Allerdings gilt die Rotbuche schnell als zu trocken und ist gleichzeitig ein äusserst unruhiges Holz, trotz ihrer hohen Dichte. Das Thema hat praktische Relevanz, etwa wenn Schadensfälle auftreten, bei denen vor Ort 13% Holzfeuchte gemessen wurden, aber bei der Montage lediglich 8%. Kann das dann an einer kurzfristigen Angleichung der Ausgleichsfeuchte im Holz liegen? «Wissenschaftlich belegt ist das Thema insgesamt nicht, weil es mit den vielen einflussnehmenden Parametern äusserst aufwendige Untersuchungen wären, um der Erkenntnis näherzukommen», so Welling.
Die relative Luftfeuchte ist das entscheidende Kriterium für die Holzfeuchte. Definiert ist die relative Luftfeuchtigkeit als Verhältnis der tatsächlich enthaltenen zur maximal möglichen Masse an Wasserdampf in der Luft. Und diese Kenngrösse nimmt mit steigender Meereshöhe ab. Deshalb muss bei Arbeiten in Höhenlagen das Holz auch eine entsprechend geringere Feuchte aufweisen. «Bei Montageorten über 1000 m über Meer kann man die Ausgleichsfeuchte von Holz im Normalklima auf der Höhe um 10 bis 20% geringer ansetzen», so Bernhard Lysser, Parkettexperte der Schweiz.
Auch Ulrich Wyttenbach, Geschäftsleiter der Schreinerei Wyttenbach in Bern, kennt das Thema der wechselnden Klimata für seine Produkte nur zu gut. «Das Holz nimmt etwas auf und gibt es wieder ab, aber wir haben damit eigentlich noch nie schlechte Erfahrungen gemacht. Allerdings merken wir den Einfluss in unserem Showroom, direkt an der Aare. Denn am Fluss ist es sehr feucht und so wachsen unsere Ausstellungstische im Showroom und gehen auch wieder in den Ursprungszustand zurück. Das Wichtigste scheint mir zu sein, dass das Holz vorher richtig getrocknet wurde», so Wyttenbach. Die eigene Trocknung sei zwar ein Aufwand, aber man habe dadurch auch alle Probleme mit dem Feuchtegehalt des Holzes gelöst. Durch die eigene Trocknungskammer hat der Schreiner das Thema im Griff. Kauft Wyttenbach Holz ofentrocken und die Feuchtigkeit stimmt nicht, gleicht er das Schnittgut im eigenen Trockner nach. Dazu besäumt der Schreiner die Klotzbretter vorher sinnigerweise parallel, da der eigene Trockner ein eher kleinformatiges Gerät ist. Aber die Anlage macht ihn unabhängig und sicher.

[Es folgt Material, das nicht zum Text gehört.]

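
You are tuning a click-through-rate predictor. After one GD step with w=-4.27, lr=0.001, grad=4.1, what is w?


w_new = w - α·∇
= -4.27 - 0.001·4.1
= -4.27 - 0.0041
= -4.2741

-4.2741


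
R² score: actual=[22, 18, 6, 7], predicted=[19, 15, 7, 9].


ȳ = 13.25
SS_res = Σ(y-ŷ)² = 23
SS_tot = Σ(y-ȳ)² = 190.75
R² = 1 - SS_res/SS_tot = 1 - 0.1206 = 0.8794

0.8794


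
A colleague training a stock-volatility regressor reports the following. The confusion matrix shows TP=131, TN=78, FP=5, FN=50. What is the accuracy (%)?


Accuracy = (TP+TN)/(TP+TN+FP+FN)
= (131+78)/(264)
= 209/264 = 79.17%

79.17%


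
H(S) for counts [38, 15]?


Probabilities: [38/53, 15/53] ≈ [0.717, 0.283]
H = -((38/53)·log₂(38/53) + (15/53)·log₂(15/53))
  = 0.8595 bits

0.8595 bits


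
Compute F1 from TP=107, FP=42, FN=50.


Precision = 107/149 = 0.7181
Recall = 107/157 = 0.6815
F1 = 2·P·R/(P+R) = 2·TP/(2·TP+FP+FN) = 214/(214+42+50) = 214/306 = 0.6993

0.6993


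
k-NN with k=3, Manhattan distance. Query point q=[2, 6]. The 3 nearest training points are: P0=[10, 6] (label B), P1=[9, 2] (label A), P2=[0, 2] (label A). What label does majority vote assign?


d(q,P0) = 8  (label B)
d(q,P1) = 11  (label A)
d(q,P2) = 6  (label A)
Votes: A=2, B=1
Majority → A

A


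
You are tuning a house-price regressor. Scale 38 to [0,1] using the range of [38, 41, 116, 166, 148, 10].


min=10, max=166
(38-10)/(166-10) = 28/156 = 0.1795

0.1795


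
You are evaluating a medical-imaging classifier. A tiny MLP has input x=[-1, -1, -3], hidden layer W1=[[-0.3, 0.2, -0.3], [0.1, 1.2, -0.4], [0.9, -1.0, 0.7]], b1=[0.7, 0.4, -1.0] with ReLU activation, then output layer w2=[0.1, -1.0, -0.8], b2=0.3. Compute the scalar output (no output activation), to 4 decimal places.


z1[0] = (-0.3)·(-1) + (0.2)·(-1) + (-0.3)·(-3) + 0.7 = 1.7
z1[1] = (0.1)·(-1) + (1.2)·(-1) + (-0.4)·(-3) + 0.4 = 0.3
z1[2] = (0.9)·(-1) + (-1.0)·(-1) + (0.7)·(-3) - 1.0 = -3.0
h = ReLU(z1) = [1.7, 0.3, 0.0]
output = (0.1)·(1.7) + (-1.0)·(0.3) + (-0.8)·(0.0) + 0.3 = 0.17

0.17


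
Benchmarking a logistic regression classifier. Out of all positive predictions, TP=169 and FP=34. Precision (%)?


Precision = TP/(TP+FP)
= 169/(169+34)
= 169/203 = 83.25%

83.25%


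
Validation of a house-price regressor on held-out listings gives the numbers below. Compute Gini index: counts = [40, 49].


Probabilities: [40/89, 49/89] ≈ [0.4494, 0.5506]
Σpᵢ² = (1600 + 2401)/89² = 4001/7921
Gini = 1 - Σpᵢ² = 1 - 4001/7921 = 0.4949

0.4949


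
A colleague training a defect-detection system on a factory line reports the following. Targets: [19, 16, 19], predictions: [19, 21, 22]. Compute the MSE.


Squared errors: (19-19)²=0, (16-21)²=25, (19-22)²=9
Sum = 34
MSE = 34/3 = 34/3

34/3


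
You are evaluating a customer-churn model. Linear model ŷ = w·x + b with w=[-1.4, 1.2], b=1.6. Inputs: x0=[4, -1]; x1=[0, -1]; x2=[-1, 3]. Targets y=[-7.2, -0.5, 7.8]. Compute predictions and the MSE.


ŷ0 = (-1.4)·(4) + (1.2)·(-1) + 1.6 = -5.2
ŷ1 = (-1.4)·(0) + (1.2)·(-1) + 1.6 = 0.4
ŷ2 = (-1.4)·(-1) + (1.2)·(3) + 1.6 = 6.6
errors² = [4.0, 0.81, 1.44]
MSE = 6.2500/3 = 2.0833

2.0833


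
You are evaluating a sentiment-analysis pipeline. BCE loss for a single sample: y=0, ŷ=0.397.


BCE = -[y·ln(p) + (1-y)·ln(1-p)]
= -0 - 1·ln(1-0.397)
= -ln(0.603) = 0.5058

0.5058


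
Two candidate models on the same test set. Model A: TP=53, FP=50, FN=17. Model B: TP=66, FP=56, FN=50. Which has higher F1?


Model A: P=53/103=0.5146, R=53/70=0.7571, F1=2PR/(P+R)=2TP/(2TP+FP+FN)=106/173=0.6127
Model B: P=66/122=0.541, R=66/116=0.569, F1=2PR/(P+R)=2TP/(2TP+FP+FN)=132/238=0.5546
0.6127 > 0.5546 → Model A

Model A


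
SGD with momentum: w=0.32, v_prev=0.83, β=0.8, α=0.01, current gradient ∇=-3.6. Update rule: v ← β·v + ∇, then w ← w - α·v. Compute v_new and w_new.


v_new = 0.8·0.83 - 3.6 = 0.664 - 3.6 = -2.936
w_new = 0.32 - 0.01·-2.936 = 0.32 + 0.02936 = 0.34936

v_new=-2.936, w_new=0.34936


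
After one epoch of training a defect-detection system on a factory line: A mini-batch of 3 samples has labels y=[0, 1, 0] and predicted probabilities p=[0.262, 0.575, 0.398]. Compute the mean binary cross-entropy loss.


L[0] = -ln(1-0.262) = -ln(0.738) = 0.3038
L[1] = -ln(0.575) = 0.5534
L[2] = -ln(1-0.398) = -ln(0.602) = 0.5075
mean = (0.3038 + 0.5534 + 0.5075)/3 = 0.4549

0.4549


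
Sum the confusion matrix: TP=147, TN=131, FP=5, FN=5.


Total = TP + TN + FP + FN
= 147 + 131 + 5 + 5
= 288
(Predicted positive: 152, predicted negative: 136)

288


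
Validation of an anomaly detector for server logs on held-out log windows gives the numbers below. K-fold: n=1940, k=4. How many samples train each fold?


Fold size = 1940/4 = 485
Training per fold = 1940 - 485 = 1455

1455


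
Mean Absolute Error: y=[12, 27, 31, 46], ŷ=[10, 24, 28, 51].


Absolute errors: |12-10|=2, |27-24|=3, |31-28|=3, |46-51|=5
Sum = 13
MAE = 13/4 = 13/4

13/4


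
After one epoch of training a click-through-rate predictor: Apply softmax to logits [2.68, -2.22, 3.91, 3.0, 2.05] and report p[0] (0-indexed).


Exponentials: e^2.68=14.5851, e^-2.22=0.1086, e^3.91=49.899, e^3.0=20.0855, e^2.05=7.7679
Sum = 92.4461
Softmax = [0.1578, 0.0012, 0.5398, 0.2173, 0.084]
p[0] = 14.5851/92.4461 = 0.1578

0.1578


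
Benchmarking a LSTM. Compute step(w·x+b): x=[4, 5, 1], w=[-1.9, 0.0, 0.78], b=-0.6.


z = (4)·(-1.9) + (5)·(0.0) + (1)·(0.78) - 0.6
  = -7.42
step(z) = 0 (z<0)

0


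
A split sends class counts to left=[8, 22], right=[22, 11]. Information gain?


Parent = [30, 33], H_parent = 0.9984
H_left = 0.8366 (n=30), H_right = 0.9183 (n=33)
H_children = (30/63)·0.8366 + (33/63)·0.9183 = 0.8794
IG = 0.9984 - 0.8794 = 0.119

0.119


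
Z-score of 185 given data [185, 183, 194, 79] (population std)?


μ = 160.25, σ = 47.0923
z = (185 - 160.25)/47.0923 = 0.5256

0.5256


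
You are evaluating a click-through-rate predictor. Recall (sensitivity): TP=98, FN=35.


Recall = TP/(TP+FN)
= 98/(98+35)
= 98/133 = 73.68%

73.68%


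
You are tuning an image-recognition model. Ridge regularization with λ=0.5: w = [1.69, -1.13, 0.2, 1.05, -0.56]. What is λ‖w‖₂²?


‖w‖₂² = (1.69)² + (-1.13)² + (0.2)² + (1.05)² + (-0.56)²
     = 2.8561 + 1.2769 + 0.04 + 1.1025 + 0.3136
     = 5.5891
λ·‖w‖₂² = 0.5·5.5891 = 2.79455

2.79455


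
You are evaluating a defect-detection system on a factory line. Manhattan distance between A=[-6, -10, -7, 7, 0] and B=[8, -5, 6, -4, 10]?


d = |-6-8| + |-10+ 5| + |-7-6| + |7+ 4| + |0-10|
  = 14 + 5 + 13 + 11 + 10
  = 53

53


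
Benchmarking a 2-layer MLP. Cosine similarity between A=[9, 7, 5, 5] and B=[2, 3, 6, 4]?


A·B = 9·2 + 7·3 + 5·6 + 5·4 = 89
‖A‖ = √180 = 13.4164, ‖B‖ = √65 = 8.0623
cos = 89/(√180·√65) = 89/√11700 = 0.8228

0.8228


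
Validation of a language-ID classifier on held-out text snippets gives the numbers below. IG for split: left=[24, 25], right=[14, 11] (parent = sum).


Parent = [38, 36], H_parent = 0.9995
H_left = 0.9997 (n=49), H_right = 0.9896 (n=25)
H_children = (49/74)·0.9997 + (25/74)·0.9896 = 0.9963
IG = 0.9995 - 0.9963 = 0.0032

0.0032


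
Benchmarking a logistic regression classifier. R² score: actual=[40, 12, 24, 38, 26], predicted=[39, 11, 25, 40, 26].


ȳ = 28
SS_res = Σ(y-ŷ)² = 7
SS_tot = Σ(y-ȳ)² = 520
R² = 1 - SS_res/SS_tot = 1 - 0.0135 = 0.9865

0.9865


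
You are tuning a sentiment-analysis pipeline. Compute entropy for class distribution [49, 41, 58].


Probabilities: [49/148, 41/148, 58/148] ≈ [0.3311, 0.277, 0.3919]
H = -((49/148)·log₂(49/148) + (41/148)·log₂(41/148) + (58/148)·log₂(58/148))
  = 1.5706 bits

1.5706 bits


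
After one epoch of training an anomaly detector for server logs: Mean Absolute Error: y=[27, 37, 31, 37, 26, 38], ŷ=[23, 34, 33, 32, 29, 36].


Absolute errors: |27-23|=4, |37-34|=3, |31-33|=2, |37-32|=5, |26-29|=3, |38-36|=2
Sum = 19
MAE = 19/6 = 19/6

19/6


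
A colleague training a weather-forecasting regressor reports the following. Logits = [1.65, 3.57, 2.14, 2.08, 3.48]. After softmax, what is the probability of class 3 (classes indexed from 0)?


Exponentials: e^1.65=5.207, e^3.57=35.5166, e^2.14=8.4994, e^2.08=8.0045, e^3.48=32.4597
Sum = 89.6872
Softmax = [0.0581, 0.396, 0.0948, 0.0892, 0.3619]
p[3] = 8.0045/89.6872 = 0.0892

0.0892


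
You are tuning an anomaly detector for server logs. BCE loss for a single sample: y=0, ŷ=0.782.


BCE = -[y·ln(p) + (1-y)·ln(1-p)]
= -0 - 1·ln(1-0.782)
= -ln(0.218) = 1.5233

1.5233


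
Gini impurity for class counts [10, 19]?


Probabilities: [10/29, 19/29] ≈ [0.3448, 0.6552]
Σpᵢ² = (100 + 361)/29² = 461/841
Gini = 1 - Σpᵢ² = 1 - 461/841 = 0.4518

0.4518


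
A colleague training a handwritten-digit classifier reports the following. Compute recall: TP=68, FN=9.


Recall = TP/(TP+FN)
= 68/(68+9)
= 68/77 = 88.31%

88.31%


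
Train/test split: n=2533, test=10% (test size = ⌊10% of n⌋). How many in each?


Test = ⌊2533·10/100⌋ = 253
Train = 2533 - 253 = 2280

Train: 2280, Test: 253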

Erfahrungen mit dem nicht ganz passenden Feuchtegehalt von Holz hat auch Architekt und Designer Christoph Schindler gemacht. Für den Flankenschnittstuhl «F/07» hatte Schindler ursprünglich den Einsatz von Rotbuche angedacht. Doch mit der Holzart ergaben sich immer wieder Probleme am Stoss von Längs- zu Querholz an der kantenbündigen Rückenlehne. «Auch kleine Versätze akzeptieren die Kunden nicht», so Schindler. Deshalb hat der Designer auf die Eiche zurückgegriffen. Die liegt auch mehr im Trendgeschmack der Kunden. Und siehe da – das Problem hat sich erledigt. Die Rückenlehne schwindet nicht nach und so gibt es auch keinen Versatz der Lehne in Querholz zum Längsholz der Hinterbeine des Stuhls.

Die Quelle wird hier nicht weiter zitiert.